Jonathan Humphrey


Suite 1001, Level 10, 309 Kent Street
NSW 2000, Sydney, Australia
Tel: +61 2 9255 9100


Peers and clients say:

"Mr Humphrey is reliable both in terms of deadlines and content"
"He is extremely diligent"
"You can feel at ease when working with Jonathan"


Jonathan leads HKA’s forensic accounting and commercial damages practice in Oceania and Asia. He is a chartered accountant with 25 years of experience advising clients as an accounting and finance expert on complex contentious matters. Jonathan specialises in the assessment of damages in commercial and investor-state disputes, including the quantification of lost profits and business valuations, with an established international background having worked on disputes related to all continents, and experience covering most industry sectors.

What do clients look for in an effective testifying expert?

Credibility. An “expert” has to been seen as exactly that, if one is not credible then a tribunal will not accept their evidence. Credibility comes from a mix of qualifications, experience and gravitas.

Experience and gravitas do not necessarily need to come from repeated testimony. At HKA, we have many experts with deep industry knowledge, who may have only testified a couple of times, or not at all. However, they are the best people in their areas as they know the issues inside out.

How has your membership of the Institute of Chartered Accountants enhanced your practice?

Qualifications are extremely important, no matter what your field of expertise, as they support ones’ credibility as an expert.

Much of my work involves the assessment of damages, which requires the analysis of historic financial records, the assessment of forecasts and the modelling of counterfactual scenarios.

The training and work experience I received while qualifying as a chartered accountant gave a great foundation in understanding financial records and the operations of a business. I draw on this knowledge every day in my work.

How do you effectively prepare for cross-examination when acting as an expert witness?

The key is to be overprepared. I go through my reports and identify those areas where I consider I will be cross-examined, so I am ready to explain to the tribunal the justification for my approach.
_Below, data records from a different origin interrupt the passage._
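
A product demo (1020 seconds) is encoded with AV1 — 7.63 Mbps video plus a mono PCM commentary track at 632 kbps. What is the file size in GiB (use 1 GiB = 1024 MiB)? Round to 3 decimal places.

Audio: 632 kbps = 0.632 Mbps.
Total bitrate: 7.63 + 0.632 = 8.262 Mbps.
Stream data: 8.262 Mbps × 1020 s = 8427.2 Mb.
8,427 Mb = 1,053,405,000 bytes ÷ 1,073,741,824 = 0.9811 GiB.

0.981 GiB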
However, there will always be some left field questions which you can’t anticipate, so you need to be ready to address those.

After the conclusion of a cross-examination, I often feel that I was too overprepared, but I’d certainly prefer it to be that way than the alternative.

What advantages accompany introducing experts early in the disputes process?

The early introduction of an expert helps in setting a client’s expectations. Often, the client’s view of their damages is different to their actual loss. By explaining the damages approach to a client early, this can often lead to a negotiated settlement, saving much time and cost.

In many instances, the damages expert is brought onboard after the submission of pleadings, which can often lead to a subsequent requirement to provide further and better particulars of the damages claim and an adjustment to the amount being claimed. Early involvement will mean that these additional pieces of work are negated and that time is available to do a proper analysis at the outset.

If you could change one thing about giving testimony as an arbitration expert, what would it be and why?

My main concern is always time, or rather the lack thereof. As a damages expert, my testimony is generally on the last day of the hearing. Oftentimes, the hearing is overrunning and the schedule is compressed, which eats into the time allocated to the expert evidence.

While it may seem strange to want to subject oneself to more time giving evidence, I feel that sometimes tribunals do not have sufficient time to hear the opposing positions of the experts and to get to the crux of the matters in disagreement.

What challenges do you face with the increased volume of data being used in disputes, and how are you navigating them?

The issue with an increased volume of data is that this invariably leads to increased time and costs. I am generally asked to undertake one of three approaches, either to review all the documents; provide a list of key words which the legal team then use to search the disclosure database; or I am briefed with the documents which the legal team consider relevant to my instructions. There are advantages and disadvantages to each approach.

I do find that, sometimes, the disclosure exercise can be part of a game between the parties, so a proportionate approach has to be taken to the review of some of the information.

What has been your proudest achievement to date?

The first time I gave evidence was in an arbitration in Madrid; it went very well with the tribunal finding in favour of my client and agreeing with my damages calculation.

About two years later, the chairman of that tribunal appointed me to act as the independent expert for his client. To have such validation as a junior expert was fantastic, I interpreted it to be confirmation that I couldn’t have messed up too badly.

What is the best piece of advice you have ever received?

This was received from my late mentor and colleague David Saunders. His advice was to make sure you engage with the tribunal, addressing all answers to them as they are the audience. He also told me to always be honest, as we are our reputation, and to not take things personally, after all it is the job of the cross-examiner to try and discredit your opinions.